2 Ebola patients in Congo's Goma treated successfully with new drugs
'Ebola kills quickly and Ebola heals quickly,' research director says
Two Ebola patients who were successfully treated with new drugs in the city of Goma in eastern Congo have returned to their home.
Top doctors fighting Ebola quickly used the case on Tuesday to press the message that people can recover from the potentially deadly disease if they seek proper care.
Ebola is dangerous but it is curable with correct treatment, said Dr. Jean-Jacques Muyembe, director of Congo's National Institute for Biomedical Research.
"Ebola kills quickly and Ebola heals quickly. That's the message," said Muyembe, at a press conference in Goma.
"These cases were detected very quickly. The husband was infected, he was at home for 10 days and his wife and son were infected," said Muyembe. "As soon as the response teams detected these cases, they brought them here to the treatment centre. We gave them treatment that is effective and here in a short time both are cured."

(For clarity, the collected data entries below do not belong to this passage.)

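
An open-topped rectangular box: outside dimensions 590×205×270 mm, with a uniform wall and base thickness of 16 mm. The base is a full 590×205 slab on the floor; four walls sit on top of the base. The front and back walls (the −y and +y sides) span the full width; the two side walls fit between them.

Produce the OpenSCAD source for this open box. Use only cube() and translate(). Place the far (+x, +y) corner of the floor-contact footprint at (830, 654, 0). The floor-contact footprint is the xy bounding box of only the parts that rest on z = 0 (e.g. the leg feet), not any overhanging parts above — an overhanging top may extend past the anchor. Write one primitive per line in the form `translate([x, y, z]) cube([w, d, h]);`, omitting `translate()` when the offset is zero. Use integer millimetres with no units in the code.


translate([240, 449, 0]) cube([590, 205, 16]);
translate([240, 449, 16]) cube([590, 16, 254]);
translate([240, 638, 16]) cube([590, 16, 254]);
translate([240, 465, 16]) cube([16, 173, 254]);
translate([814, 465, 16]) cube([16, 173, 254]);


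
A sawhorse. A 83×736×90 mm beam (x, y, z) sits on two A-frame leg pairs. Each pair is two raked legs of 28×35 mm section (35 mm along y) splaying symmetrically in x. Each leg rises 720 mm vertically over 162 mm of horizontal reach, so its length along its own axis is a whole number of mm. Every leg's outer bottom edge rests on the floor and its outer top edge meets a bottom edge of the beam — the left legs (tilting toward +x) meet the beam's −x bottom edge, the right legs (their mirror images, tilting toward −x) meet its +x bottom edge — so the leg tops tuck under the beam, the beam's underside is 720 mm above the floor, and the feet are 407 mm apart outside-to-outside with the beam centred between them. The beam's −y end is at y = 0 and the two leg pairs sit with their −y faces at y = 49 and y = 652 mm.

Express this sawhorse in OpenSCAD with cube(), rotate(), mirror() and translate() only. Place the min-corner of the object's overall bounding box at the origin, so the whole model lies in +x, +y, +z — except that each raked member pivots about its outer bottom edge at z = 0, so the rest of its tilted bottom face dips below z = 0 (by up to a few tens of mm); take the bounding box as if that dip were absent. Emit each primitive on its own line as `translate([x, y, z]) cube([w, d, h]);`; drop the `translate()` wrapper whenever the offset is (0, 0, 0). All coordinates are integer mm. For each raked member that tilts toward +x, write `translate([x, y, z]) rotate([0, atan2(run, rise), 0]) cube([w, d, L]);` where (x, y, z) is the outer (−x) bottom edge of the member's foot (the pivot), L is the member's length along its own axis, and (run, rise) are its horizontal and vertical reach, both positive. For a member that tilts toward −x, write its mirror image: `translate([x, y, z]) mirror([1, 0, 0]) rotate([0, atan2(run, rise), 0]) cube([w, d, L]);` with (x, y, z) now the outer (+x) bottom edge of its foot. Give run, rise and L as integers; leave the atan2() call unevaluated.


// leg length = √(162² + 720²) = 738
// right-leg outer foot x = 2·162 + 83 = 407
// beam min-corner = (162, 0, 720)
translate([162, 0, 720]) cube([83, 736, 90]);
translate([0, 49, 0]) rotate([0, atan2(162, 720), 0]) cube([28, 35, 738]);
translate([407, 49, 0]) mirror([1, 0, 0]) rotate([0, atan2(162, 720), 0]) cube([28, 35, 738]);
translate([0, 652, 0]) rotate([0, atan2(162, 720), 0]) cube([28, 35, 738]);
translate([407, 652, 0]) mirror([1, 0, 0]) rotate([0, atan2(162, 720), 0]) cube([28, 35, 738]);


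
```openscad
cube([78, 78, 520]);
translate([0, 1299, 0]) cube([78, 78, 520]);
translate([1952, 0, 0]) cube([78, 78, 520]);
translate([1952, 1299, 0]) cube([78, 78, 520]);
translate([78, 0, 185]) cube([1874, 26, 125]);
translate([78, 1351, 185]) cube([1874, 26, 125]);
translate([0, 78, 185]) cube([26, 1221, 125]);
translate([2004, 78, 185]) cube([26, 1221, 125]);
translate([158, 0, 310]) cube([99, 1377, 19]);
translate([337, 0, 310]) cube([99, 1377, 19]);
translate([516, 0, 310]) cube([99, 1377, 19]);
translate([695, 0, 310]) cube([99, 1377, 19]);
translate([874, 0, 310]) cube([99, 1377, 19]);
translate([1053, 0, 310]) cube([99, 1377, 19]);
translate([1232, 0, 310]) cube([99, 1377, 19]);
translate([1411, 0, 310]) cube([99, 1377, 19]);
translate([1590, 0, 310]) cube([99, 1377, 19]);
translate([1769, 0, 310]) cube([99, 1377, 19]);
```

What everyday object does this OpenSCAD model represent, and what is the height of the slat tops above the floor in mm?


A bed frame. The slat-top height is 329 mm.

Four posts, four rails, and a row of slats — a bed frame. Slats sit on the rails at z = 185 + 125 = 310; with slat thickness 19, the top is 329 mm.


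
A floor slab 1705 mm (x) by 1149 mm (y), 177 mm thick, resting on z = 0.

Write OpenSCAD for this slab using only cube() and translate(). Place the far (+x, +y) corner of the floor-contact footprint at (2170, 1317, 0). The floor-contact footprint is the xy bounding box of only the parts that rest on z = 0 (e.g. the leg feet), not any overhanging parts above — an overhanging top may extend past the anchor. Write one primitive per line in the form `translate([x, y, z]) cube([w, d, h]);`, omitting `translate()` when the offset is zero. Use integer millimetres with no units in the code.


translate([465, 168, 0]) cube([1705, 1149, 177]);


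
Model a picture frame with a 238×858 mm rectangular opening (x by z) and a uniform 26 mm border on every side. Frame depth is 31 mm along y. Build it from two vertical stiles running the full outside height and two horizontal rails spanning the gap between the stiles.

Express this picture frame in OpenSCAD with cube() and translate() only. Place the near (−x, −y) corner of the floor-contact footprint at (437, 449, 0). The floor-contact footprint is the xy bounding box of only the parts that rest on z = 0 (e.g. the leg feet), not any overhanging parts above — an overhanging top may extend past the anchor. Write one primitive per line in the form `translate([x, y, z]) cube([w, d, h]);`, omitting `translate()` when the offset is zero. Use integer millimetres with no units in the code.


translate([437, 449, 0]) cube([26, 31, 910]);
translate([701, 449, 0]) cube([26, 31, 910]);
translate([463, 449, 0]) cube([238, 31, 26]);
translate([463, 449, 884]) cube([238, 31, 26]);


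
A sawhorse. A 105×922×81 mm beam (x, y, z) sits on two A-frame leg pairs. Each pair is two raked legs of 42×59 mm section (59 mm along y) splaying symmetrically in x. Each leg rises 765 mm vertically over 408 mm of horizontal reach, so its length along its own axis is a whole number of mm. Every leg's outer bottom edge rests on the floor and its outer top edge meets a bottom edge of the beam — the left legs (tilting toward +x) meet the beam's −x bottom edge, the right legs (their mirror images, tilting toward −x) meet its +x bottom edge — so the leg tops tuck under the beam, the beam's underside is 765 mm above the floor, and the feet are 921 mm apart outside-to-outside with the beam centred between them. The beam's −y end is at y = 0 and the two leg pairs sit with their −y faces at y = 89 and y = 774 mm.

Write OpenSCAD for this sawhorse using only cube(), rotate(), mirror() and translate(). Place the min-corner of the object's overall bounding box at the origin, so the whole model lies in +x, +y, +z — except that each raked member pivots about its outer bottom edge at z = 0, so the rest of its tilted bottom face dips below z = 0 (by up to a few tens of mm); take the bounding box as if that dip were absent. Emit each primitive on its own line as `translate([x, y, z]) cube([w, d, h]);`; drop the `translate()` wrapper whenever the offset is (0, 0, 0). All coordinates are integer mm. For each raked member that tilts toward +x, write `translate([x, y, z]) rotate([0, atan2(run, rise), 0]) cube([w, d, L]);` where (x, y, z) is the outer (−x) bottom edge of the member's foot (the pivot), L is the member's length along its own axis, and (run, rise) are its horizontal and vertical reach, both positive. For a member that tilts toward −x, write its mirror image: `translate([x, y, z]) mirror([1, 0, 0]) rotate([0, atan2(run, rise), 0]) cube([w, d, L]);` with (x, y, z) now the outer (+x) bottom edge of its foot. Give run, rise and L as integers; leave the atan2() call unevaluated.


translate([408, 0, 765]) cube([105, 922, 81]);
translate([0, 89, 0]) rotate([0, atan2(408, 765), 0]) cube([42, 59, 867]);
translate([921, 89, 0]) mirror([1, 0, 0]) rotate([0, atan2(408, 765), 0]) cube([42, 59, 867]);
translate([0, 774, 0]) rotate([0, atan2(408, 765), 0]) cube([42, 59, 867]);
translate([921, 774, 0]) mirror([1, 0, 0]) rotate([0, atan2(408, 765), 0]) cube([42, 59, 867]);


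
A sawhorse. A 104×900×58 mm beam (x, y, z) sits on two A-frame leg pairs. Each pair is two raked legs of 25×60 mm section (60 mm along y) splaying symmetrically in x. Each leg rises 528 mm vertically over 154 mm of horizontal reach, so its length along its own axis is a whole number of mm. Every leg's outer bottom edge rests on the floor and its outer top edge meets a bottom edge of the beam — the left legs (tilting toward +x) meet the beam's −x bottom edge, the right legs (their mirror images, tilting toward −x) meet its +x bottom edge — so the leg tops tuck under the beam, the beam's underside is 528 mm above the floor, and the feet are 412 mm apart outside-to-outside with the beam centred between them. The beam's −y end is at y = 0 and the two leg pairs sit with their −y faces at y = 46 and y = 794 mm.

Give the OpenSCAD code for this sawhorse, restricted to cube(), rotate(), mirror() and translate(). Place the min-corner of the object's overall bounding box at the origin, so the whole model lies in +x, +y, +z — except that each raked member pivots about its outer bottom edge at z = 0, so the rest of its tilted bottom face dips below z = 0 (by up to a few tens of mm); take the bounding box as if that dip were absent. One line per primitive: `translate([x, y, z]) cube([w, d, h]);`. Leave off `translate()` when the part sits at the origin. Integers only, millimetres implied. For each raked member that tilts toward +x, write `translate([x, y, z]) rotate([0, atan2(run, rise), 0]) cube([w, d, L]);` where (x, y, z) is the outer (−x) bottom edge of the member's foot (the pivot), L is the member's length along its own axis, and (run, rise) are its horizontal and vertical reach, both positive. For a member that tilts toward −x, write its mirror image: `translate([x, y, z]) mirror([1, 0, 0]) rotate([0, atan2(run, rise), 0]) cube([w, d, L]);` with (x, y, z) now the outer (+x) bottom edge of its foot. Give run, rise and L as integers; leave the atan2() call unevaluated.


translate([154, 0, 528]) cube([104, 900, 58]);
translate([0, 46, 0]) rotate([0, atan2(154, 528), 0]) cube([25, 60, 550]);
translate([412, 46, 0]) mirror([1, 0, 0]) rotate([0, atan2(154, 528), 0]) cube([25, 60, 550]);
translate([0, 794, 0]) rotate([0, atan2(154, 528), 0]) cube([25, 60, 550]);
translate([412, 794, 0]) mirror([1, 0, 0]) rotate([0, atan2(154, 528), 0]) cube([25, 60, 550]);


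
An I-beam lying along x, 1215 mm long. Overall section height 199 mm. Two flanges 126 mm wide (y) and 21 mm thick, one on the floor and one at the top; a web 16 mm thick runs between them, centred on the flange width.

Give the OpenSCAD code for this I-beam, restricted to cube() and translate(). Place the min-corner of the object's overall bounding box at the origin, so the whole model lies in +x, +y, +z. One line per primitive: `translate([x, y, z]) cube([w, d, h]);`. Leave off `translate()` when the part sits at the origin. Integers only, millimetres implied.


cube([1215, 126, 21]);
translate([0, 55, 21]) cube([1215, 16, 157]);
translate([0, 0, 178]) cube([1215, 126, 21]);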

Muyembe said two new drugs are being used to treat Ebola patients "because, according to the studies and the results we obtained in the lab, these are the two drugs that are effective."
Muyembe and other scientists announced this week that preliminary results from two trials in Congo found two drugs — made by Regeneron and the U.S. National Institutes of Health — seem to be saving lives. Researchers said more study is needed to nail down how well those two compounds work. The drugs are antibodies that block Ebola.
In the trial, significantly fewer people died among those given the Regeneron drug or the NIH's, about 30 per cent, compared with those who received another treatment.
'Ebola exists,' survivor says
Esperance Nabintu rejoiced that she and her young son had survived Ebola.
"May the Lord be praised, I thank the Lord very much. I and my child were sick with Ebola, but God has just healed us.
"My brothers, we must not doubt. Ebola exists, " said Nabintu, whose husband was the second Ebola victim to die in Goma. No other Ebola death has been detected since then.
After a public announcement that Nabintu and her one-year-old son, Ebenezer Fataki, had recovered from Ebola, the response team accompanied the two former patients their home in the Kiziba area, where the medical team educated the residents about proper Ebola treatment.
Dr. Janet Diaz, clinical management lead for the World Health Organization, said she think the two treatments being investigated are "a huge game changer" for reducing mortality from Ebola.
"We are hoping with these results that show such promise that we can be very convincing now to the community … to accept to come to the treatment units because if they come early, their chance of survival is really good," Diaz said from Goma.
The therapies are just one part of a tool kit to stop Ebola outbreak, Diaz said. Tracing contacts of those infected, surveillance, infection prevention and control and an effective vaccination program are also important.
Monitoring Goma
There is less danger that Ebola will spread through Goma, the capital of North Kivu province with more than 2 million inhabitants, because about 200 contacts and suspected cases have been identified and have received proper medication, said Muyembe. He said people arriving in Goma are being monitored at the city's entry points.
"People who come from Beni and Butembo (nearby cities where there are many Ebola cases) must be carefully examined," said Muyembe. "All of the 200 contacts we are following are doing well. We are waiting until the end of the 21-day surveillance period. We are at day 13, so there are still 8 days to go before we can say that Goma has won against Ebola."
Health officials have also vaccinated tens of thousands of people in Congo and surrounding countries in an attempt to stop the outbreak, but the virus has now continued to spread for more than a year.
Response efforts have been repeatedly hampered by attacks on health workers and continuing mistrust among the affected communities; many people in the region don't believe the virus is real and choose to stay at home when they fall ill, infecting those who care for them.